Adding to the gloom, oil prices fell to near 12-year lows and copper prices touched their lowest since 2009, weighing on energy and material shares. All 10 S&P 500 sectors were lower, though.

"People see the weakness in China and in the overall equity market and think there`s going to be an impact on corporations here in the United States," said Robert Pavlik, chief market strategist at Boston Private Wealth in New York.

"When you have a market that begins a year with weakness, people are sort of suspect anyway. The economy isn`t moving all that well, the outlook is modest at best, and they don`t want to wait for the long term. China creates more uncertainty."

At 2:49 p.m., the Dow Jones industrial average was down 323.65 points, or 1.91 percent, to 16,582.86, the S&P 500 lost 38.28 points, or 1.92 percent, to 1,951.98 and the Nasdaq Composite dropped 117.56 points, or 2.43 percent, to 4,718.21.

The S&P 500 was on track for its worst start to a year since 1928.

The CBOE Volatility Index, the market`s favoured gauge of Wall Street anxiety, was up 22.3 percent at 25.19, its highest level in about three weeks.

Billionaire investor George Soros, speaking at an economic forum in Sri Lanka, drew similarities between the present environment and the financial crash of 2008.
He said global markets were facing a crisis and investors needed to be very cautious, Bloomberg reported.

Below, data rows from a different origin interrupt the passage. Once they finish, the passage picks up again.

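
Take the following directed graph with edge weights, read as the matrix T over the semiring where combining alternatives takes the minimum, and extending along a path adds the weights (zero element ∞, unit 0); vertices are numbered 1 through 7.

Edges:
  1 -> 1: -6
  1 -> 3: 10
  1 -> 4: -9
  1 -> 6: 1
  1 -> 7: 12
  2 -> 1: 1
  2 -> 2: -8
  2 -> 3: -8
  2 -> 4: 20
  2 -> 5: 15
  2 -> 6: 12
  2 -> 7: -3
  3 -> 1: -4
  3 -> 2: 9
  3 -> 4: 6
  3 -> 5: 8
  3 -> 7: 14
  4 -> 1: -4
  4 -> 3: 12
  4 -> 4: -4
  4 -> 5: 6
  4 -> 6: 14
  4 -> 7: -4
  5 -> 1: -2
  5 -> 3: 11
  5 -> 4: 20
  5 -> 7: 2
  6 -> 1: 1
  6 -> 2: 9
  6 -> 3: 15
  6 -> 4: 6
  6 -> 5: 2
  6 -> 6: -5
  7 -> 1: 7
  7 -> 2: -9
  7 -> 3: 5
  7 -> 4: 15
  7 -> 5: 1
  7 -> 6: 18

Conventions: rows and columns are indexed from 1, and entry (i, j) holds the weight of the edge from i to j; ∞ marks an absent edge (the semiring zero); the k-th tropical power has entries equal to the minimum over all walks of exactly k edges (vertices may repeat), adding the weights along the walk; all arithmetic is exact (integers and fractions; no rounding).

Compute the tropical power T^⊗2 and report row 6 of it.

T^⊗2:
  [-13, 3, 3, -15, -3, -5, -13]
  [-12, -16, -16, -8, -2, 2, -11]
  [-10, 1, 1, -13, 12, -3, 2]
  [-10, -13, 1, -13, -3, -3, -8]
  [-8, -7, 7, -11, 3, -1, 10]
  [-5, 1, 1, -8, -3, -10, 2]
  [-8, -17, -17, -2, 6, 3, -12]
Answer: row 6 of T^⊗2 = [-5, 1, 1, -8, -3, -10, 2]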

Yahoo fell 6.1 percent to $30.20 after Business Insider reported the company was working on a plan to cut its workforce by at least 10 percent. Alibaba , in which Yahoo has a stake, was down 6.6 percent at $72.25.

Declining issues outnumbered advancing ones on the NYSE by 2,676 to 410, for a 6.53-to-1 ratio on the downside; on the Nasdaq, 2,431 issues fell and 418 advanced for a 5.82-to-1 ratio favoring decliners.

The S&P 500 posted 1 new 52-week highs and 79 new lows; the Nasdaq recorded 14 new highs and 283 new lows.